We are sure in most cases that if you cut a Kansas Citian they would bleed barbecue sauce. Now we have all heard stories about the various choices in this great BBQ town, but what about when you leave the metro? Well on a recent trek south we had the opportunity to test the saucy waters. We paid a visit to Branding Iron BBQ, which is located at 2027 North Commercial, in Harrisonville, Missouri.
The place is fairly nondescript from the outside. Without previous knowledge of it’s existence, you would probably pass right on by the exit. To those in the know, which was about everyone in town we spoke with, consider this their BBQ haven. With all of these good reports we figured we were in for a real treat. The inside is similar to most places of this size. The dining room is split between two sides, and there is a decent amount of seating available. The menu is fairly robust, and many of the dinner plates are available in various quantities, so you can order based on how hungry you are.
The owner visited our table while we were perusing the menu, and it gave us the opportunity to find out a little more about the establishment. She started the restaurant in 1991, and has kept true to her smoking method since the beginning. The meats are slow smoked using Missouri hickory, which comes through in the flavor. She explained that although she will alter the menu to satisfy customers requests, she tries to stay grounded on the basics. She offers two sauces, a Tangy mild or a Spicy hot, but she serves the meats naked, so visitors can let the flavors stand on their own. All of this background wasn’t making the selection easier, so we asked her to tell us the crowd favorites. We placed our orders, and waited eagerly for our meals.
I chose to try out the ribs, because I have always felt that is the best way for me to gauge the cooking method. I went small, and only ordered the four bones, which comes with choice of two sides. For those I had to try the pit beans and Cole slaw. These to me are the quintessential accompaniments to good barbecue. First the slaw. It was crisp and sweet, which happens to be the way we like it. The pit beans were well seasoned, and had a good proportion of meat to beans. The sauce was tangy, but left a slightly sweet aftertaste, which kept us coming back for more. But really, does anyone go to a barbecue joint for the sides? It was time to dig into the main course. The ribs were so tender and juicy. There was no need to add sauce, as the meat was fall off the bone and into your mouth good. Of course we wanted to test all the flavor options, so we sampled both sauces. We decided that the Spicy hot was our favorite.
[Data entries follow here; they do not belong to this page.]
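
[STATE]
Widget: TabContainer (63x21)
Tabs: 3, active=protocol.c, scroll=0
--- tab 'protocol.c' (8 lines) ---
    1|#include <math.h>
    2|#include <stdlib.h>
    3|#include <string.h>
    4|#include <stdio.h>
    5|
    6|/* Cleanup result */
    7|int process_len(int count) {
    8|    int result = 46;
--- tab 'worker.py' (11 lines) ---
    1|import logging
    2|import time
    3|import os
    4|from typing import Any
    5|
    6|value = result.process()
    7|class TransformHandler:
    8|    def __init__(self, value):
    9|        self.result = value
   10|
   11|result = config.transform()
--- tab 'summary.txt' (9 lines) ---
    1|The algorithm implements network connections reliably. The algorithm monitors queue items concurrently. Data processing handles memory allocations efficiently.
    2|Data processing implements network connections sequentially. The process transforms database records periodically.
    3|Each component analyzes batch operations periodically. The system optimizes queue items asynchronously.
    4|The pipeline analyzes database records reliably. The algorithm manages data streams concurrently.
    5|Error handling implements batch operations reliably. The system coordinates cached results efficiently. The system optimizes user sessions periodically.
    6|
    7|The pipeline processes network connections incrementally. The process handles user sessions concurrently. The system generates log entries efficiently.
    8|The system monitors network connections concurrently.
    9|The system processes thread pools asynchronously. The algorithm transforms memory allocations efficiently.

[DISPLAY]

[protocol.c]│ worker.py │ summary.txt                          
───────────────────────────────────────────────────────────────
#include <math.h>                                              
#include <stdlib.h>                                            
#include <string.h>                                            
#include <stdio.h>                                             
                                                               
/* Cleanup result */                                           
int process_len(int count) {                                   
    int result = 46;                                           
                                                               
                                                               
                                                               
                                                               
                                                               
                                                               
                                                               
                                                               
                                                               
                                                               
                                                               


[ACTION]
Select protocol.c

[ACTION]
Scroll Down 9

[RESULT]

[protocol.c]│ worker.py │ summary.txt                          
───────────────────────────────────────────────────────────────
    int result = 46;                                           
                                                               
                                                               
                                                               
                                                               
                                                               
                                                               
                                                               
                                                               
                                                               
                                                               
                                                               
                                                               
                                                               
                                                               
                                                               
                                                               
                                                               
                                                               


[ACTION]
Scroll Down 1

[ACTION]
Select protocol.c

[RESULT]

[protocol.c]│ worker.py │ summary.txt                          
───────────────────────────────────────────────────────────────
#include <math.h>                                              
#include <stdlib.h>                                            
#include <string.h>                                            
#include <stdio.h>                                             
                                                               
/* Cleanup result */                                           
int process_len(int count) {                                   
    int result = 46;                                           
                                                               
                                                               
                                                               
                                                               
                                                               
                                                               
                                                               
                                                               
                                                               
                                                               
                                                               


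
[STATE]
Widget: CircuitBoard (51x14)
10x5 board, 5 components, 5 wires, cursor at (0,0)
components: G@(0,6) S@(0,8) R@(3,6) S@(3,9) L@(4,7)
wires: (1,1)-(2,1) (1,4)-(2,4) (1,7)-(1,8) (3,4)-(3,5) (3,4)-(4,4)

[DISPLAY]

   0 1 2 3 4 5 6 7 8 9                             
0  [.]                      G       S              
                                                   
1       ·           ·           · ─ ·              
        │           │                              
2       ·           ·                              
                                                   
3                   · ─ ·   R           S          
                    │                              
4                   ·           L                  
Cursor: (0,0)                                      
                                                   
                                                   
                                                   


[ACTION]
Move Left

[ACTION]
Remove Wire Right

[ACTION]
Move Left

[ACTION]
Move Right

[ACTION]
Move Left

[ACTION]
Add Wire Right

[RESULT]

   0 1 2 3 4 5 6 7 8 9                             
0  [.]─ ·                   G       S              
                                                   
1       ·           ·           · ─ ·              
        │           │                              
2       ·           ·                              
                                                   
3                   · ─ ·   R           S          
                    │                              
4                   ·           L                  
Cursor: (0,0)                                      
                                                   
                                                   
                                                   


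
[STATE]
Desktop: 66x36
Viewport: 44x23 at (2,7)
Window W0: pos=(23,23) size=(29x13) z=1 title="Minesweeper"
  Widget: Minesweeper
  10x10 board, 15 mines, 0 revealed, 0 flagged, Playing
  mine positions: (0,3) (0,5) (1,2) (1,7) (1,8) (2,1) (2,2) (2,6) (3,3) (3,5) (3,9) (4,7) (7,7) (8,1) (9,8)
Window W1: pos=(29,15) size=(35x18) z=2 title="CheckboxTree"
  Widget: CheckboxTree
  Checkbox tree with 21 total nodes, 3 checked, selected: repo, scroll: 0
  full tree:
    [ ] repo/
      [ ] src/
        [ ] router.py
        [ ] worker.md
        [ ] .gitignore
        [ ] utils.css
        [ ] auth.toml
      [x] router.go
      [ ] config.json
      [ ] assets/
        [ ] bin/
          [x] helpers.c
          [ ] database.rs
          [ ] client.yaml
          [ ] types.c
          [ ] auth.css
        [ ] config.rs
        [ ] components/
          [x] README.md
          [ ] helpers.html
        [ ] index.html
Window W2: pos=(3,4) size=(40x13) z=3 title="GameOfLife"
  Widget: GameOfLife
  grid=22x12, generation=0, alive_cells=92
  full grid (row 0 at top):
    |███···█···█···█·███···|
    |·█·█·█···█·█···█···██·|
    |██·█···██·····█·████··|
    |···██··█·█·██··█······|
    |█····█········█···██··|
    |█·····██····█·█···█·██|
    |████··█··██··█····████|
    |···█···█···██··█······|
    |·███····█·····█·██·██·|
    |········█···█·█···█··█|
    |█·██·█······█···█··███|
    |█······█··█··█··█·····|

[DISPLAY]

 ┃Gen: 0                                ┃   
 ┃██·█···██·····█·████··                ┃   
 ┃···██··█·█·██··█······                ┃   
 ┃█····█········█···██··                ┃   
 ┃█·····██····█·█···█·██                ┃   
 ┃████··█··██··█····████                ┃   
 ┃···█···█···██··█······                ┃   
 ┃·███····█·····█·██·██·                ┃   
 ┃········█···█·█···█··█                ┃━━━
 ┗━━━━━━━━━━━━━━━━━━━━━━━━━━━━━━━━━━━━━━┛   
                           ┠────────────────
                           ┃>[-] repo/      
                           ┃   [ ] src/     
                           ┃     [ ] router.
                           ┃     [ ] worker.
                           ┃     [ ] .gitign
                     ┏━━━━━┃     [ ] utils.c
                     ┃ Mine┃     [ ] auth.to
                     ┠─────┃   [x] router.go
                     ┃■■■■■┃   [ ] config.js
                     ┃■■■■■┃   [-] assets/  
                     ┃■■■■■┃     [-] bin/   
                     ┃■■■■■┃       [x] helpe


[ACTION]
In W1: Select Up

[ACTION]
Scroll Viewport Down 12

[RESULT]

 ┃···█···█···██··█······                ┃   
 ┃·███····█·····█·██·██·                ┃   
 ┃········█···█·█···█··█                ┃━━━
 ┗━━━━━━━━━━━━━━━━━━━━━━━━━━━━━━━━━━━━━━┛   
                           ┠────────────────
                           ┃>[-] repo/      
                           ┃   [ ] src/     
                           ┃     [ ] router.
                           ┃     [ ] worker.
                           ┃     [ ] .gitign
                     ┏━━━━━┃     [ ] utils.c
                     ┃ Mine┃     [ ] auth.to
                     ┠─────┃   [x] router.go
                     ┃■■■■■┃   [ ] config.js
                     ┃■■■■■┃   [-] assets/  
                     ┃■■■■■┃     [-] bin/   
                     ┃■■■■■┃       [x] helpe
                     ┃■■■■■┃       [ ] datab
                     ┃■■■■■┃       [ ] clien
                     ┃■■■■■┗━━━━━━━━━━━━━━━━
                     ┃■■■■■■■■■■            
                     ┃■■■■■■■■■■            
                     ┗━━━━━━━━━━━━━━━━━━━━━━


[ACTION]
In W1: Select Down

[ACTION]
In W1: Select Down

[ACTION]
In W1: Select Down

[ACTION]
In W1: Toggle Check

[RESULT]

 ┃···█···█···██··█······                ┃   
 ┃·███····█·····█·██·██·                ┃   
 ┃········█···█·█···█··█                ┃━━━
 ┗━━━━━━━━━━━━━━━━━━━━━━━━━━━━━━━━━━━━━━┛   
                           ┠────────────────
                           ┃ [-] repo/      
                           ┃   [-] src/     
                           ┃     [ ] router.
                           ┃>    [x] worker.
                           ┃     [ ] .gitign
                     ┏━━━━━┃     [ ] utils.c
                     ┃ Mine┃     [ ] auth.to
                     ┠─────┃   [x] router.go
                     ┃■■■■■┃   [ ] config.js
                     ┃■■■■■┃   [-] assets/  
                     ┃■■■■■┃     [-] bin/   
                     ┃■■■■■┃       [x] helpe
                     ┃■■■■■┃       [ ] datab
                     ┃■■■■■┃       [ ] clien
                     ┃■■■■■┗━━━━━━━━━━━━━━━━
                     ┃■■■■■■■■■■            
                     ┃■■■■■■■■■■            
                     ┗━━━━━━━━━━━━━━━━━━━━━━


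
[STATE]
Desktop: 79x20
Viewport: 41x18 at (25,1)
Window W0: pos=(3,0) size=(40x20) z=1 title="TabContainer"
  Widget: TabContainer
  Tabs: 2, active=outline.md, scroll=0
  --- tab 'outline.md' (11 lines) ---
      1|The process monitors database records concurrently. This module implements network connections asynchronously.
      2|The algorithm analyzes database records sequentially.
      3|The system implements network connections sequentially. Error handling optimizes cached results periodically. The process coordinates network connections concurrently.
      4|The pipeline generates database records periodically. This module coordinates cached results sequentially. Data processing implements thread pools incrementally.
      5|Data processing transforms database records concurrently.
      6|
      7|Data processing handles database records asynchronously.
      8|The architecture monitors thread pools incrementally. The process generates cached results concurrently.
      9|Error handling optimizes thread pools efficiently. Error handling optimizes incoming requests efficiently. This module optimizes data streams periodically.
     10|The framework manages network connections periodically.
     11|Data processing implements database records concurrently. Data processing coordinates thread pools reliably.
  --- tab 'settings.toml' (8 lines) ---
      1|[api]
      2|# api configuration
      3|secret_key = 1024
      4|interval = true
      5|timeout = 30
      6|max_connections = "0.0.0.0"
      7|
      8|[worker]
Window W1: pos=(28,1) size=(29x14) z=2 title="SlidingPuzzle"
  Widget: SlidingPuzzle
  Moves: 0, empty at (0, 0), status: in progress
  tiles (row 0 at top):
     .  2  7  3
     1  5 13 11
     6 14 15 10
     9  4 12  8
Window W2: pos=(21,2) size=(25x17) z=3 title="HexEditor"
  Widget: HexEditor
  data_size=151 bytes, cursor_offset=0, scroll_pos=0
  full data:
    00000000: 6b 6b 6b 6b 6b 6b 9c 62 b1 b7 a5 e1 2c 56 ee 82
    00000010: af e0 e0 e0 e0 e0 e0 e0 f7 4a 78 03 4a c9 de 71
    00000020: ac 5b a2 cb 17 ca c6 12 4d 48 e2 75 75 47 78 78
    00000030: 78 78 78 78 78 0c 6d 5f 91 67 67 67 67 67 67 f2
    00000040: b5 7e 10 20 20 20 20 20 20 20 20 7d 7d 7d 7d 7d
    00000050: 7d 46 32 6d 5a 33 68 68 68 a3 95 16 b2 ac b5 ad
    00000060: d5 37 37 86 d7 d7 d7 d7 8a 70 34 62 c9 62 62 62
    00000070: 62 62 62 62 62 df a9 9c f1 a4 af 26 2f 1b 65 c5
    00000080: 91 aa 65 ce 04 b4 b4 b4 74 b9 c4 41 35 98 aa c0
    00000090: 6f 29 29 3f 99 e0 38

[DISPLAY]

   ┏━━━━━━━━━━━━━━━━━━━━━━━━━━━┓         
━━━━━━━━━━━━━━━━━━━━┓          ┃         
xEditor             ┃──────────┨         
────────────────────┨───┐      ┃         
00000  6B 6b 6b 6b 6┃ 3 │      ┃         
00010  af e0 e0 e0 e┃───┤      ┃         
00020  ac 5b a2 cb 1┃11 │      ┃         
00030  78 78 78 78 7┃───┤      ┃         
00040  b5 7e 10 20 2┃10 │      ┃         
00050  7d 46 32 6d 5┃───┤      ┃         
00060  d5 37 37 86 d┃ 8 │      ┃         
00070  62 62 62 62 6┃───┘      ┃         
00080  91 aa 65 ce 0┃          ┃         
00090  6f 29 29 3f 9┃━━━━━━━━━━┛         
                    ┃                    
                    ┃                    
                    ┃                    
━━━━━━━━━━━━━━━━━━━━┛                    


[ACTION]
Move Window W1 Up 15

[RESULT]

   ┃ SlidingPuzzle             ┃         
━━━━━━━━━━━━━━━━━━━━┓──────────┨         
xEditor             ┃───┐      ┃         
────────────────────┨ 3 │      ┃         
00000  6B 6b 6b 6b 6┃───┤      ┃         
00010  af e0 e0 e0 e┃11 │      ┃         
00020  ac 5b a2 cb 1┃───┤      ┃         
00030  78 78 78 78 7┃10 │      ┃         
00040  b5 7e 10 20 2┃───┤      ┃         
00050  7d 46 32 6d 5┃ 8 │      ┃         
00060  d5 37 37 86 d┃───┘      ┃         
00070  62 62 62 62 6┃          ┃         
00080  91 aa 65 ce 0┃━━━━━━━━━━┛         
00090  6f 29 29 3f 9┃                    
                    ┃                    
                    ┃                    
                    ┃                    
━━━━━━━━━━━━━━━━━━━━┛                    


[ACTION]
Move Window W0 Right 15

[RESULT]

nta┃ SlidingPuzzle             ┃┃        
━━━━━━━━━━━━━━━━━━━━┓──────────┨┨        
xEditor             ┃───┐      ┃┃        
────────────────────┨ 3 │      ┃┃        
00000  6B 6b 6b 6b 6┃───┤      ┃┃        
00010  af e0 e0 e0 e┃11 │      ┃┃        
00020  ac 5b a2 cb 1┃───┤      ┃┃        
00030  78 78 78 78 7┃10 │      ┃┃        
00040  b5 7e 10 20 2┃───┤      ┃┃        
00050  7d 46 32 6d 5┃ 8 │      ┃┃        
00060  d5 37 37 86 d┃───┘      ┃┃        
00070  62 62 62 62 6┃          ┃┃        
00080  91 aa 65 ce 0┃━━━━━━━━━━┛┃        
00090  6f 29 29 3f 9┃rk connecti┃        
                    ┃database re┃        
                    ┃           ┃        
                    ┃           ┃        
━━━━━━━━━━━━━━━━━━━━┛           ┃        


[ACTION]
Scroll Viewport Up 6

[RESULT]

━━━┏━━━━━━━━━━━━━━━━━━━━━━━━━━━┓┓        
nta┃ SlidingPuzzle             ┃┃        
━━━━━━━━━━━━━━━━━━━━┓──────────┨┨        
xEditor             ┃───┐      ┃┃        
────────────────────┨ 3 │      ┃┃        
00000  6B 6b 6b 6b 6┃───┤      ┃┃        
00010  af e0 e0 e0 e┃11 │      ┃┃        
00020  ac 5b a2 cb 1┃───┤      ┃┃        
00030  78 78 78 78 7┃10 │      ┃┃        
00040  b5 7e 10 20 2┃───┤      ┃┃        
00050  7d 46 32 6d 5┃ 8 │      ┃┃        
00060  d5 37 37 86 d┃───┘      ┃┃        
00070  62 62 62 62 6┃          ┃┃        
00080  91 aa 65 ce 0┃━━━━━━━━━━┛┃        
00090  6f 29 29 3f 9┃rk connecti┃        
                    ┃database re┃        
                    ┃           ┃        
                    ┃           ┃        


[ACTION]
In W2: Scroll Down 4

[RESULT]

━━━┏━━━━━━━━━━━━━━━━━━━━━━━━━━━┓┓        
nta┃ SlidingPuzzle             ┃┃        
━━━━━━━━━━━━━━━━━━━━┓──────────┨┨        
xEditor             ┃───┐      ┃┃        
────────────────────┨ 3 │      ┃┃        
00040  b5 7e 10 20 2┃───┤      ┃┃        
00050  7d 46 32 6d 5┃11 │      ┃┃        
00060  d5 37 37 86 d┃───┤      ┃┃        
00070  62 62 62 62 6┃10 │      ┃┃        
00080  91 aa 65 ce 0┃───┤      ┃┃        
00090  6f 29 29 3f 9┃ 8 │      ┃┃        
                    ┃───┘      ┃┃        
                    ┃          ┃┃        
                    ┃━━━━━━━━━━┛┃        
                    ┃rk connecti┃        
                    ┃database re┃        
                    ┃           ┃        
                    ┃           ┃        


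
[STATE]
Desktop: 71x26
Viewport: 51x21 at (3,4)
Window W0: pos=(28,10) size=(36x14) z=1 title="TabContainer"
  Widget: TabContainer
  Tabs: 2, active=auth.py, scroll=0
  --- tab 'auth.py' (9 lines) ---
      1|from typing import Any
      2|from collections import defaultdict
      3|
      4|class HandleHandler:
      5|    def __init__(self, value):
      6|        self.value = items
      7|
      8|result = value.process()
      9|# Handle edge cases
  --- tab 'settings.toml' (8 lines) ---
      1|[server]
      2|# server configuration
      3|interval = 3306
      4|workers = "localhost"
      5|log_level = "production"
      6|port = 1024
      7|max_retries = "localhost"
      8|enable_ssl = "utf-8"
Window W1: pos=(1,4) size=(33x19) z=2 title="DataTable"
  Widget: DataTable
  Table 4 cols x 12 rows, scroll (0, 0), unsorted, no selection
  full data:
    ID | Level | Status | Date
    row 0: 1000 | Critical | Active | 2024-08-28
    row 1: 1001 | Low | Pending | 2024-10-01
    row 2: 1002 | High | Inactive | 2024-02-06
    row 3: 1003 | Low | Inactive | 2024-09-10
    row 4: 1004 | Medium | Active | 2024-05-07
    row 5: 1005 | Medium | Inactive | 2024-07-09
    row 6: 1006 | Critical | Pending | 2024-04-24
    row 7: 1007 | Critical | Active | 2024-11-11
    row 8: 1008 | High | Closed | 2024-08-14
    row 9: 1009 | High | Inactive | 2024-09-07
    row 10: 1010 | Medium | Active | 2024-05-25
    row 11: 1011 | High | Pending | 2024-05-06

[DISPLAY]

━━━━━━━━━━━━━━━━━━━━━━━━━━━━━━┓                    
DataTable                     ┃                    
──────────────────────────────┨                    
D  │Level   │Status  │Date    ┃                    
───┼────────┼────────┼────────┃                    
000│Critical│Active  │2024-08-┃                    
001│Low     │Pending │2024-10-┃━━━━━━━━━━━━━━━━━━━━
002│High    │Inactive│2024-02-┃ontainer            
003│Low     │Inactive│2024-09-┃────────────────────
004│Medium  │Active  │2024-05-┃.py]│ settings.toml 
005│Medium  │Inactive│2024-07-┃────────────────────
006│Critical│Pending │2024-04-┃typing import Any   
007│Critical│Active  │2024-11-┃collections import d
008│High    │Closed  │2024-08-┃                    
009│High    │Inactive│2024-09-┃ HandleHandler:     
010│Medium  │Active  │2024-05-┃ef __init__(self, va
011│High    │Pending │2024-05-┃   self.value = item
                              ┃                    
━━━━━━━━━━━━━━━━━━━━━━━━━━━━━━┛t = value.process() 
                         ┗━━━━━━━━━━━━━━━━━━━━━━━━━
                                                   


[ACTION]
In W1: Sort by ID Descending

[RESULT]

━━━━━━━━━━━━━━━━━━━━━━━━━━━━━━┓                    
DataTable                     ┃                    
──────────────────────────────┨                    
D ▼│Level   │Status  │Date    ┃                    
───┼────────┼────────┼────────┃                    
011│High    │Pending │2024-05-┃                    
010│Medium  │Active  │2024-05-┃━━━━━━━━━━━━━━━━━━━━
009│High    │Inactive│2024-09-┃ontainer            
008│High    │Closed  │2024-08-┃────────────────────
007│Critical│Active  │2024-11-┃.py]│ settings.toml 
006│Critical│Pending │2024-04-┃────────────────────
005│Medium  │Inactive│2024-07-┃typing import Any   
004│Medium  │Active  │2024-05-┃collections import d
003│Low     │Inactive│2024-09-┃                    
002│High    │Inactive│2024-02-┃ HandleHandler:     
001│Low     │Pending │2024-10-┃ef __init__(self, va
000│Critical│Active  │2024-08-┃   self.value = item
                              ┃                    
━━━━━━━━━━━━━━━━━━━━━━━━━━━━━━┛t = value.process() 
                         ┗━━━━━━━━━━━━━━━━━━━━━━━━━
                                                   


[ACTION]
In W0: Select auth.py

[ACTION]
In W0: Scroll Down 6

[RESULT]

━━━━━━━━━━━━━━━━━━━━━━━━━━━━━━┓                    
DataTable                     ┃                    
──────────────────────────────┨                    
D ▼│Level   │Status  │Date    ┃                    
───┼────────┼────────┼────────┃                    
011│High    │Pending │2024-05-┃                    
010│Medium  │Active  │2024-05-┃━━━━━━━━━━━━━━━━━━━━
009│High    │Inactive│2024-09-┃ontainer            
008│High    │Closed  │2024-08-┃────────────────────
007│Critical│Active  │2024-11-┃.py]│ settings.toml 
006│Critical│Pending │2024-04-┃────────────────────
005│Medium  │Inactive│2024-07-┃                    
004│Medium  │Active  │2024-05-┃t = value.process() 
003│Low     │Inactive│2024-09-┃dle edge cases      
002│High    │Inactive│2024-02-┃                    
001│Low     │Pending │2024-10-┃                    
000│Critical│Active  │2024-08-┃                    
                              ┃                    
━━━━━━━━━━━━━━━━━━━━━━━━━━━━━━┛                    
                         ┗━━━━━━━━━━━━━━━━━━━━━━━━━
                                                   


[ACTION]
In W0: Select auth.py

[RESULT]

━━━━━━━━━━━━━━━━━━━━━━━━━━━━━━┓                    
DataTable                     ┃                    
──────────────────────────────┨                    
D ▼│Level   │Status  │Date    ┃                    
───┼────────┼────────┼────────┃                    
011│High    │Pending │2024-05-┃                    
010│Medium  │Active  │2024-05-┃━━━━━━━━━━━━━━━━━━━━
009│High    │Inactive│2024-09-┃ontainer            
008│High    │Closed  │2024-08-┃────────────────────
007│Critical│Active  │2024-11-┃.py]│ settings.toml 
006│Critical│Pending │2024-04-┃────────────────────
005│Medium  │Inactive│2024-07-┃typing import Any   
004│Medium  │Active  │2024-05-┃collections import d
003│Low     │Inactive│2024-09-┃                    
002│High    │Inactive│2024-02-┃ HandleHandler:     
001│Low     │Pending │2024-10-┃ef __init__(self, va
000│Critical│Active  │2024-08-┃   self.value = item
                              ┃                    
━━━━━━━━━━━━━━━━━━━━━━━━━━━━━━┛t = value.process() 
                         ┗━━━━━━━━━━━━━━━━━━━━━━━━━
                                                   


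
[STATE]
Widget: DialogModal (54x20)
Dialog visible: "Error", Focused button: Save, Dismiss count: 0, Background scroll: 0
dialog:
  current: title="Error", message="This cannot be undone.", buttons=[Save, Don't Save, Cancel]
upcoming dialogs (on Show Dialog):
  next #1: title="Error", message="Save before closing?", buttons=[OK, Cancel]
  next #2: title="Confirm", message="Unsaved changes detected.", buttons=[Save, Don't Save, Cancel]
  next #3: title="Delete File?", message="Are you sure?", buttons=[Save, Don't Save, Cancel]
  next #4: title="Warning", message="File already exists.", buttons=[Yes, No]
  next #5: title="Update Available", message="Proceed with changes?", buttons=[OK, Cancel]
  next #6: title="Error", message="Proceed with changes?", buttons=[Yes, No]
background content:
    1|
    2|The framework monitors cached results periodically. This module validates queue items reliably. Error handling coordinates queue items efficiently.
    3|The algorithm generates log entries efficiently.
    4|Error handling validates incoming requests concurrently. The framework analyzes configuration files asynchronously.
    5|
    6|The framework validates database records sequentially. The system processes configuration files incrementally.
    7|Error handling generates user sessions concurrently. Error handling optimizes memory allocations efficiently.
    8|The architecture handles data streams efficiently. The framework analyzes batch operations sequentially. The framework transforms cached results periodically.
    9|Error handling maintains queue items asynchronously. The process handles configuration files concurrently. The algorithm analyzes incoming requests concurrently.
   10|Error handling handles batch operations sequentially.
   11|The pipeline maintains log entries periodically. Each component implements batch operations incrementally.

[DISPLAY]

                                                      
The framework monitors cached results periodically. Th
The algorithm generates log entries efficiently.      
Error handling validates incoming requests concurrentl
                                                      
The framework validates database records sequentially.
Error handling generates user sessions concurrently. E
The archite┌──────────────────────────────┐iently. The
Error handl│            Error             │ronously. T
Error handl│    This cannot be undone.    │uentially. 
The pipelin│ [Save]  Don't Save   Cancel  │ally. Each 
           └──────────────────────────────┘           
                                                      
                                                      
                                                      
                                                      
                                                      
                                                      
                                                      
                                                      


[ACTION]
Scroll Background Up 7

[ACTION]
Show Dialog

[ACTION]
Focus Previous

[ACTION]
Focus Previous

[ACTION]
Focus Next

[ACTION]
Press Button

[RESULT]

                                                      
The framework monitors cached results periodically. Th
The algorithm generates log entries efficiently.      
Error handling validates incoming requests concurrentl
                                                      
The framework validates database records sequentially.
Error handling generates user sessions concurrently. E
The architecture handles data streams efficiently. The
Error handling maintains queue items asynchronously. T
Error handling handles batch operations sequentially. 
The pipeline maintains log entries periodically. Each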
Crystal has a thing for burnt ends, and here you choose either beef or pork. She decided to go with the beef. I had my doubts about this, as quite often restaurants will pick the leaner cuts, and they end up dried out or chewy. Not to worry here. These were juicy without being fatty, and easy to cut with a fork. The flavor was so delicate, yet hearty at the same time. Once again these were good enough without sauce, but we added some after a couple of bites, so it would make the picture prettier. By the end of the meal we were too stuffed to try one of their desserts, but perhaps next time we will leave a little room. Oh yes, there will be a next time. We are already thinking about making a stop during a trip we have planned to Springfield. Of course, since it’s only about 45 minutes away, perhaps we will just run out to Branding Iron BBQ before then. Are you up to test them out?